Home » Industry » Zanu-PF Bemoans Low Tobacco Prices

ZANU-PF national Youth League has called for urgent investment in beneficiation of tobacco to save the industry from collapsing. The members, who met the Tobacco Industry and Marketing Board executive and toured auction floors yesterday, raised concern over the low prices prevailing this season.

They complained over a price ceiling of $4,99 per kilogramme at the auction floors when prices at the contract floors were going as high as $6,25 per kg.

ZANU-PF Youth League secretary Cde Pupurayi Togarepi complained that buyers were exploiting farmers by offering low prices that were not viable.

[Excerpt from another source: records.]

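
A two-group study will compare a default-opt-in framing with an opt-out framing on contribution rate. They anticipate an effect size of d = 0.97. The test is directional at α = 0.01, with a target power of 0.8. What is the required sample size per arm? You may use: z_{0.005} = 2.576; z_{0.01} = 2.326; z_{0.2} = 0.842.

n = 22 per group

For two independent groups with equal n: n = 2·((z_{α} + z_β) / d)².
z_{α} + z_β = 2.326 + 0.842 = 3.168.
n = 2 × (3.168 / 0.97)² = 2 × 3.266² = 2 × 10.67 = 21.3.
Round up to the next whole participant.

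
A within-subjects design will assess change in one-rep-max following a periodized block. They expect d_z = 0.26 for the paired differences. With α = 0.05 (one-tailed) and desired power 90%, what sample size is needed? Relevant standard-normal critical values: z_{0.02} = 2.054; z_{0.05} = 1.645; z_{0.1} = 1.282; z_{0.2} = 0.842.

For a paired (one-sample on differences) test: n = ((z_{α} + z_β) / d)².
z_{α} + z_β = 1.645 + 1.282 = 2.927.
n = (2.927 / 0.26)² = 11.258² = 126.74.
Round up.

n = 127 pairs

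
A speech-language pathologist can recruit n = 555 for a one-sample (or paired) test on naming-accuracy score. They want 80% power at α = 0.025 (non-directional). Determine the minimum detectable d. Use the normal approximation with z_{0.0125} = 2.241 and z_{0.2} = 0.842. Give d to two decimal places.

For a single sample (or paired design) of n = 555: d_min = (z_{α/2} + z_β)/√n.
z-sum = 2.241 + 0.842 = 3.083.
d_min = 3.083 / √555 = 3.083 / 23.558 = 0.131.

d_min ≈ 0.13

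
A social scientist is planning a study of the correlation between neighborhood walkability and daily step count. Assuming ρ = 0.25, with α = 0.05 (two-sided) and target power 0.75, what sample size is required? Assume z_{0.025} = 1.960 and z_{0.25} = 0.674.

n = 110

Fisher's z: C = ½·ln((1+r)/(1−r)) = ½·ln(1.6667) = 0.2554.
n = ((z_{α/2} + z_β)/C)² + 3.
(1.960 + 0.674) / 0.2554 = 2.634 / 0.2554 = 10.313.
n = 10.313² + 3 = 106.36 + 3 = 109.4.
Round up.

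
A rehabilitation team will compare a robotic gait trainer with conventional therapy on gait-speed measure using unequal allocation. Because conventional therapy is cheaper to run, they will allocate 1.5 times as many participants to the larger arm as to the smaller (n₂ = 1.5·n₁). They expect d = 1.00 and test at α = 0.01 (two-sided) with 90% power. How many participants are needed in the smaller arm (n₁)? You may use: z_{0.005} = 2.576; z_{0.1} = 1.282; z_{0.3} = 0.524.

n₁ = 25

With allocation ratio k = n₂/n₁ = 1.5, Var(x̄₁−x̄₂) = σ²(1/n₁ + 1/(k·n₁)) = σ²·(k+1)/(k·n₁).
So n₁ = (1 + 1/k)·((z_{α/2} + z_β)/d)² = 1.667 × (3.858/1.00)².
n₁ = 1.667 × 14.88 = 24.8.
Round up: n₁ = 25, giving n₂ = ⌈1.5 × 25⌉ = ⌈37.5⌉ = 38.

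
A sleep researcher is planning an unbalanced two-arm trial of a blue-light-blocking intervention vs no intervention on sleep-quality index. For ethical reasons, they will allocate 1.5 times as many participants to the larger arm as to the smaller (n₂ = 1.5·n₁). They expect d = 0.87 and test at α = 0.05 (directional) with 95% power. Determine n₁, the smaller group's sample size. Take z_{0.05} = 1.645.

With allocation ratio k = n₂/n₁ = 1.5, Var(x̄₁−x̄₂) = σ²(1/n₁ + 1/(k·n₁)) = σ²·(k+1)/(k·n₁).
So n₁ = (1 + 1/k)·((z_{α} + z_β)/d)² = 1.667 × (3.290/0.87)².
n₁ = 1.667 × 14.30 = 23.8.
Round up: n₁ = 24, giving n₂ = 1.5 × 24 = 36.

n₁ = 24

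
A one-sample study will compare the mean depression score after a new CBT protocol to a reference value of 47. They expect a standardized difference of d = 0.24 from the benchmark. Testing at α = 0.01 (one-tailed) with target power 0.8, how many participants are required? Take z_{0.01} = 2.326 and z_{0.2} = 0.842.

n = 175

For a one-sample test: n = ((z_{α} + z_β) / d)².
z_{α} + z_β = 2.326 + 0.842 = 3.168.
n = (3.168 / 0.24)² = 13.200² = 174.24.
Round up.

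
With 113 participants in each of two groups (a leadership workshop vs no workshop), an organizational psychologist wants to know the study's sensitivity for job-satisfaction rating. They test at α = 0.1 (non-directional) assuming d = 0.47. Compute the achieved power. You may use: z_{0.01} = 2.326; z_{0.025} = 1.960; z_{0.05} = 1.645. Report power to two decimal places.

For two equal groups, power = Φ(d·√(n/2) − z_{α/2}).
d·√(n/2) = 0.47 × √(113/2) = 0.47 × 7.517 = 3.533.
z_β = 3.533 − 1.645 = 1.888.
Power = Φ(1.888) = 0.970.

power ≈ 0.97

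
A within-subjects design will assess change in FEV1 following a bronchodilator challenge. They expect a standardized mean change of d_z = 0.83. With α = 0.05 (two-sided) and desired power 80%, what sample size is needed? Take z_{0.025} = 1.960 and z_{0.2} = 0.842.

n = 12 pairs

For a paired (one-sample on differences) test: n = ((z_{α/2} + z_β) / d)².
z_{α/2} + z_β = 1.960 + 0.842 = 2.802.
n = (2.802 / 0.83)² = 3.376² = 11.40.
Round up.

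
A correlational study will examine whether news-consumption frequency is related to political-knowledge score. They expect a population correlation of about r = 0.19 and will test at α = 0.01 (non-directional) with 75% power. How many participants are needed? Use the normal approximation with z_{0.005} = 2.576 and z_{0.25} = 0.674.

Fisher's z: C = ½·ln((1+r)/(1−r)) = ½·ln(1.4691) = 0.1923.
n = ((z_{α/2} + z_β)/C)² + 3.
(2.576 + 0.674) / 0.1923 = 3.250 / 0.1923 = 16.901.
n = 16.901² + 3 = 285.63 + 3 = 288.6.
Round up.

n = 289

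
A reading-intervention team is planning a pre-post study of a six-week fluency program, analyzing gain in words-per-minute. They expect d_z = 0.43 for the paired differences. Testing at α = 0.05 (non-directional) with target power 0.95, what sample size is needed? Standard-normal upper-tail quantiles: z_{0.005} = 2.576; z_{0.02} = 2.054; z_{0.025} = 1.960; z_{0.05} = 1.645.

For a paired (one-sample on differences) test: n = ((z_{α/2} + z_β) / d)².
z_{α/2} + z_β = 1.960 + 1.645 = 3.605.
n = (3.605 / 0.43)² = 8.384² = 70.29.
Round up.

n = 71 pairs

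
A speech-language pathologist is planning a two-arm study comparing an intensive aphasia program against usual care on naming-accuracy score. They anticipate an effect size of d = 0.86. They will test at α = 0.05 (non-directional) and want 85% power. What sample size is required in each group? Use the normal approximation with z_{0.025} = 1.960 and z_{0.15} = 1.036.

For two independent groups with equal n: n = 2·((z_{α/2} + z_β) / d)².
z_{α/2} + z_β = 1.960 + 1.036 = 2.996.
n = 2 × (2.996 / 0.86)² = 2 × 3.484² = 2 × 12.14 = 24.3.
Round up to the next whole participant.

n = 25 per group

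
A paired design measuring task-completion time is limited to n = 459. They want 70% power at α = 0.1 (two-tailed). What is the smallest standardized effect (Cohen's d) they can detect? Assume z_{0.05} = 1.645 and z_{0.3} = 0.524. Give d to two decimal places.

d_min ≈ 0.10

For a single sample (or paired design) of n = 459: d_min = (z_{α/2} + z_β)/√n.
z-sum = 1.645 + 0.524 = 2.169.
d_min = 2.169 / √459 = 2.169 / 21.424 = 0.101.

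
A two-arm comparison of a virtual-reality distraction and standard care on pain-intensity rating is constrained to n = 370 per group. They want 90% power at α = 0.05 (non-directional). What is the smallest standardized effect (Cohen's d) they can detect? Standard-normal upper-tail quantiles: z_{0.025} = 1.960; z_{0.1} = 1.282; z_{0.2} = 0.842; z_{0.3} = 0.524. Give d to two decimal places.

For two independent groups of n = 370 each: d_min = (z_{α/2} + z_β)·√(2/n).
z-sum = 1.960 + 1.282 = 3.242.
d_min = 3.242 × √(2/370) = 3.242 × 0.0735 = 0.238.

d_min ≈ 0.24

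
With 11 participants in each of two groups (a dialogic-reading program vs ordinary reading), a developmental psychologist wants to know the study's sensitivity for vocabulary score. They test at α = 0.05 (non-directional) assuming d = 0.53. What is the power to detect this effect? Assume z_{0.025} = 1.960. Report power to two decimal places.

power ≈ 0.24

For two equal groups, power = Φ(d·√(n/2) − z_{α/2}).
d·√(n/2) = 0.53 × √(11/2) = 0.53 × 2.345 = 1.243.
z_β = 1.243 − 1.960 = -0.717.
Power = Φ(-0.717) = 0.237.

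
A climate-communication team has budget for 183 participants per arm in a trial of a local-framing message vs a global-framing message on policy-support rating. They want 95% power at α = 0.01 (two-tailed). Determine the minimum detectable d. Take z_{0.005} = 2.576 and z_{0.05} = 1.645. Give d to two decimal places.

For two independent groups of n = 183 each: d_min = (z_{α/2} + z_β)·√(2/n).
z-sum = 2.576 + 1.645 = 4.221.
d_min = 4.221 × √(2/183) = 4.221 × 0.1045 = 0.441.

d_min ≈ 0.44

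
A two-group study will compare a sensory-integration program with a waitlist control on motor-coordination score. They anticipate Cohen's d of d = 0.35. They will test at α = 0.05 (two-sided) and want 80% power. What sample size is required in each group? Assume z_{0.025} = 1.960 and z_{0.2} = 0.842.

n = 129 per group

For two independent groups with equal n: n = 2·((z_{α/2} + z_β) / d)².
z_{α/2} + z_β = 1.960 + 0.842 = 2.802.
n = 2 × (2.802 / 0.35)² = 2 × 8.006² = 2 × 64.09 = 128.2.
Round up to the next whole participant.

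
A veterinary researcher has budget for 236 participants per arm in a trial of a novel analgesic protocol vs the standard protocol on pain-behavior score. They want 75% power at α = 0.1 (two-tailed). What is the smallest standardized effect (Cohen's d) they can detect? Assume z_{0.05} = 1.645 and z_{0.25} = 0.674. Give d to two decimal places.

d_min ≈ 0.21

For two independent groups of n = 236 each: d_min = (z_{α/2} + z_β)·√(2/n).
z-sum = 1.645 + 0.674 = 2.319.
d_min = 2.319 × √(2/236) = 2.319 × 0.0921 = 0.213.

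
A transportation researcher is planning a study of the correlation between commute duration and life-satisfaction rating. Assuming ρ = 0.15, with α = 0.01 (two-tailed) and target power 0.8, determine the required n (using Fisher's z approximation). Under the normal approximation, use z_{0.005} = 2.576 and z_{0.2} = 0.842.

Fisher's z: C = ½·ln((1+r)/(1−r)) = ½·ln(1.3529) = 0.1511.
n = ((z_{α/2} + z_β)/C)² + 3.
(2.576 + 0.842) / 0.1511 = 3.418 / 0.1511 = 22.621.
n = 22.621² + 3 = 511.70 + 3 = 514.7.
Round up.

n = 515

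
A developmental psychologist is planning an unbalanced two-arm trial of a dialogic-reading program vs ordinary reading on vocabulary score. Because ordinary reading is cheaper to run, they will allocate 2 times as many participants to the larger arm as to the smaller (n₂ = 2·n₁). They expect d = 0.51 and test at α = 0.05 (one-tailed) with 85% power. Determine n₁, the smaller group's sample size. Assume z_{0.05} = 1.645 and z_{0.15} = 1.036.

With allocation ratio k = n₂/n₁ = 2, Var(x̄₁−x̄₂) = σ²(1/n₁ + 1/(k·n₁)) = σ²·(k+1)/(k·n₁).
So n₁ = (1 + 1/k)·((z_{α} + z_β)/d)² = 1.500 × (2.681/0.51)².
n₁ = 1.500 × 27.63 = 41.5.
Round up: n₁ = 42, giving n₂ = 2 × 42 = 84.

n₁ = 42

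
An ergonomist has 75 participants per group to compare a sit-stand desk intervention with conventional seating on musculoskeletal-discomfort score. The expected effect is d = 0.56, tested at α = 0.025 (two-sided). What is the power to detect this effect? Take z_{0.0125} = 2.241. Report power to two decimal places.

For two equal groups, power = Φ(d·√(n/2) − z_{α/2}).
d·√(n/2) = 0.56 × √(75/2) = 0.56 × 6.124 = 3.429.
z_β = 3.429 − 2.241 = 1.188.
Power = Φ(1.188) = 0.883.

power ≈ 0.88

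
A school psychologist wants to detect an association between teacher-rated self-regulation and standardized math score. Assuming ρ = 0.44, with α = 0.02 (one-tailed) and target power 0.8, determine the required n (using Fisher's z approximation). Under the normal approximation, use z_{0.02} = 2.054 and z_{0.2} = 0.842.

Fisher's z: C = ½·ln((1+r)/(1−r)) = ½·ln(2.5714) = 0.4722.
n = ((z_{α} + z_β)/C)² + 3.
(2.054 + 0.842) / 0.4722 = 2.896 / 0.4722 = 6.133.
n = 6.133² + 3 = 37.61 + 3 = 40.6.
Round up.

n = 41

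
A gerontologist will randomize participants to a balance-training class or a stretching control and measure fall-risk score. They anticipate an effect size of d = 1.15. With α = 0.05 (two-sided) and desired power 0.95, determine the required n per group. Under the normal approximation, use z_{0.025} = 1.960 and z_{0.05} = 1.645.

For two independent groups with equal n: n = 2·((z_{α/2} + z_β) / d)².
z_{α/2} + z_β = 1.960 + 1.645 = 3.605.
n = 2 × (3.605 / 1.15)² = 2 × 3.135² = 2 × 9.83 = 19.7.
Round up to the next whole participant.

n = 20 per group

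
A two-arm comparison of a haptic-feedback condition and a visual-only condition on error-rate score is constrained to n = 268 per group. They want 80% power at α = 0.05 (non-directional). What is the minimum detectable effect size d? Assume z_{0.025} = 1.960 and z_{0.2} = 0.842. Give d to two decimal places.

d_min ≈ 0.24

For two independent groups of n = 268 each: d_min = (z_{α/2} + z_β)·√(2/n).
z-sum = 1.960 + 0.842 = 2.802.
d_min = 2.802 × √(2/268) = 2.802 × 0.0864 = 0.242.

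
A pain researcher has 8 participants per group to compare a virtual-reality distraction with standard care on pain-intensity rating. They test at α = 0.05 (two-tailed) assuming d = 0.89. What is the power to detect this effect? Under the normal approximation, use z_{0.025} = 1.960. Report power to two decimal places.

power ≈ 0.43

For two equal groups, power = Φ(d·√(n/2) − z_{α/2}).
d·√(n/2) = 0.89 × √(8/2) = 0.89 × 2.000 = 1.780.
z_β = 1.780 − 1.960 = -0.180.
Power = Φ(-0.180) = 0.429.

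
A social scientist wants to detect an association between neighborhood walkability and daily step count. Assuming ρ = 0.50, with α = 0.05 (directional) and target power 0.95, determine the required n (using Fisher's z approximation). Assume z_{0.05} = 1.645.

n = 39

Fisher's z: C = ½·ln((1+r)/(1−r)) = ½·ln(3.0000) = 0.5493.
n = ((z_{α} + z_β)/C)² + 3.
(1.645 + 1.645) / 0.5493 = 3.290 / 0.5493 = 5.989.
n = 5.989² + 3 = 35.87 + 3 = 38.9.
Round up.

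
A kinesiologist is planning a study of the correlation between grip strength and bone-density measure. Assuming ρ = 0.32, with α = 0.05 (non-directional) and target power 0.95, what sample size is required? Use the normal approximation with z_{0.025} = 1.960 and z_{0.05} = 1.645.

n = 122

Fisher's z: C = ½·ln((1+r)/(1−r)) = ½·ln(1.9412) = 0.3316.
n = ((z_{α/2} + z_β)/C)² + 3.
(1.960 + 1.645) / 0.3316 = 3.605 / 0.3316 = 10.872.
n = 10.872² + 3 = 118.19 + 3 = 121.2.
Round up.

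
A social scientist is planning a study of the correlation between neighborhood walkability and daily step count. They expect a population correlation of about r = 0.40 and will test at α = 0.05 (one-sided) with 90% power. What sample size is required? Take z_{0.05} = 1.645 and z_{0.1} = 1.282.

Fisher's z: C = ½·ln((1+r)/(1−r)) = ½·ln(2.3333) = 0.4236.
n = ((z_{α} + z_β)/C)² + 3.
(1.645 + 1.282) / 0.4236 = 2.927 / 0.4236 = 6.910.
n = 6.910² + 3 = 47.75 + 3 = 50.7.
Round up.

n = 51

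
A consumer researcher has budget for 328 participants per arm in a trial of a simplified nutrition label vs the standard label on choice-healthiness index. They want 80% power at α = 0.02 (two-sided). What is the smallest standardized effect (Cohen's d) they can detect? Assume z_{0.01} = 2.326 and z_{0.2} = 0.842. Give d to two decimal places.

d_min ≈ 0.25

For two independent groups of n = 328 each: d_min = (z_{α/2} + z_β)·√(2/n).
z-sum = 2.326 + 0.842 = 3.168.
d_min = 3.168 × √(2/328) = 3.168 × 0.0781 = 0.247.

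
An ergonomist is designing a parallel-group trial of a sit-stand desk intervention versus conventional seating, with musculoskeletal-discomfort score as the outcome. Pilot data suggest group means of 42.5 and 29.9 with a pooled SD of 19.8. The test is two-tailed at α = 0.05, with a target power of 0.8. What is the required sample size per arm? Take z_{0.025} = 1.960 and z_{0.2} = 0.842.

Cohen's d = |M₁ − M₂| / SD_pooled = |42.5 − 29.9| / 19.8 = 12.6 / 19.8 = 0.636.
For two independent groups with equal n: n = 2·((z_{α/2} + z_β) / d)².
z_{α/2} + z_β = 1.960 + 0.842 = 2.802.
n = 2 × (2.802 / 0.636)² = 2 × 4.406² = 2 × 19.41 = 38.8.
Round up to the next whole participant.

n = 39 per group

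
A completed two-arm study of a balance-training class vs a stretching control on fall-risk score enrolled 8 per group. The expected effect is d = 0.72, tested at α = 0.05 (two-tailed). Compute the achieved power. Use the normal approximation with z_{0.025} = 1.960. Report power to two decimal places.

power ≈ 0.30

For two equal groups, power = Φ(d·√(n/2) − z_{α/2}).
d·√(n/2) = 0.72 × √(8/2) = 0.72 × 2.000 = 1.440.
z_β = 1.440 − 1.960 = -0.520.
Power = Φ(-0.520) = 0.302.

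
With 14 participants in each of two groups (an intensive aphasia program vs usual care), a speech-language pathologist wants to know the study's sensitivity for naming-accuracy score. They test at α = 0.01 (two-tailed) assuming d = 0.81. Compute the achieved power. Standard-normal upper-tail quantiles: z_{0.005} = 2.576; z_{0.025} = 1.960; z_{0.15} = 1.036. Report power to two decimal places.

For two equal groups, power = Φ(d·√(n/2) − z_{α/2}).
d·√(n/2) = 0.81 × √(14/2) = 0.81 × 2.646 = 2.143.
z_β = 2.143 − 2.576 = -0.433.
Power = Φ(-0.433) = 0.333.

power ≈ 0.33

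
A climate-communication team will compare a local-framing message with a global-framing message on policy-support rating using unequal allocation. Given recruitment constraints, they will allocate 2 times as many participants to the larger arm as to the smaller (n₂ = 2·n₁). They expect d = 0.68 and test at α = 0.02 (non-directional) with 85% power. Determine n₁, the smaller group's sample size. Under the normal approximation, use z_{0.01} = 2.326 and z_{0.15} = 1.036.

With allocation ratio k = n₂/n₁ = 2, Var(x̄₁−x̄₂) = σ²(1/n₁ + 1/(k·n₁)) = σ²·(k+1)/(k·n₁).
So n₁ = (1 + 1/k)·((z_{α/2} + z_β)/d)² = 1.500 × (3.362/0.68)².
n₁ = 1.500 × 24.44 = 36.7.
Round up: n₁ = 37, giving n₂ = 2 × 37 = 74.

n₁ = 37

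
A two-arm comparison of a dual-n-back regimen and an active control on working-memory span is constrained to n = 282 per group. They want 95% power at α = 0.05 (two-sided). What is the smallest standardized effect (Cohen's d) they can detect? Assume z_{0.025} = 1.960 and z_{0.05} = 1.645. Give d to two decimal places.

For two independent groups of n = 282 each: d_min = (z_{α/2} + z_β)·√(2/n).
z-sum = 1.960 + 1.645 = 3.605.
d_min = 3.605 × √(2/282) = 3.605 × 0.0842 = 0.304.

d_min ≈ 0.30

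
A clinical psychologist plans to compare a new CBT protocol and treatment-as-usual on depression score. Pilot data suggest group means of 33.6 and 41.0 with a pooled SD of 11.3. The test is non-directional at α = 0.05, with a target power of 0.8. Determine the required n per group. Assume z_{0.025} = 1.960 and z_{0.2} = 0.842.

n = 37 per group

Cohen's d = |M₁ − M₂| / SD_pooled = |33.6 − 41.0| / 11.3 = 7.4 / 11.3 = 0.655.
For two independent groups with equal n: n = 2·((z_{α/2} + z_β) / d)².
z_{α/2} + z_β = 1.960 + 0.842 = 2.802.
n = 2 × (2.802 / 0.655)² = 2 × 4.278² = 2 × 18.30 = 36.6.
Round up to the next whole participant.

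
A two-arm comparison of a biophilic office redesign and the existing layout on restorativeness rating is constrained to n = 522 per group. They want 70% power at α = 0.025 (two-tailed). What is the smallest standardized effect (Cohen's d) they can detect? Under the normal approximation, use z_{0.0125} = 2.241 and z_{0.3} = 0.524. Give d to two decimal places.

For two independent groups of n = 522 each: d_min = (z_{α/2} + z_β)·√(2/n).
z-sum = 2.241 + 0.524 = 2.765.
d_min = 2.765 × √(2/522) = 2.765 × 0.0619 = 0.171.

d_min ≈ 0.17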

“We are not happy because prices are depressed. Here and there the quality is poor but the bulk of the crop is good.

“There should not be a price ceiling under the auction system. The crop should be bought according to the quality regardless of the floors,” he said.

Cde Togarepi said the TIMB was not doing enough to protect farmers from unscrupulous buyers.

“Why are prices going as low as six cents (per kg)? If the quality is so bad, why are buyers taking the crop? TIMB should protect the farmers from buyers and ensure the prices are not discriminatory. We feel farmers are being swindled and it is not fair. Why do we continue to have issues of low prices every season?” he said.

He called for the beneficiation of the crop to add value and increase profits.

“The problem is we are selling our raw tobacco to international buyers. We should add value to raw materials including tobacco. We should have small processing plants in the provinces where we make cigarettes and sell finished products

“If it is possible, Government should suspend tobacco sales and have a stakeholder meeting on what can be done to improve the situation. TIMB is hamstrung and does not have the power. They are just at the mercy of buyers,” he said.

“TIMB chief executive Dr Andrew Matibiri said buyers prefer tobacco from the contract floors which they say is traceable and grown according to the market requirements,” he said.

“We do not put prices on the crop. Prices being offered in Zimbabwe are the second highest in the world after India. In India, the average price is $1 per kg and the farmers produce on small plots. It is only in Zimbabwe where farmers produce large hectares of the crop,” he said.

Dr Matibiri said there was need for Zimbabwe to have local buyers saying the requirement that a buyer should source funds offshore was affecting most local people who were interested in buying tobacco.

“Local entrepreneurs do not have money to buy tobacco. The factories and processing companies belong to foreigners and there should be funding so that local people can also participate in the tobacco market,” he said.

Tobacco grown locally was mostly for the export market since the country had a few smokers compared to other nations.

“The smoking population is small to play a significant part in terms of holding the industry. We need to add value to our tobacco and export it. Countries like Brazil have a population of 250 million and have a huge local market for their crop. India produces 800 million kg of tobacco but the bulk of the crop is internally consumed,” he said.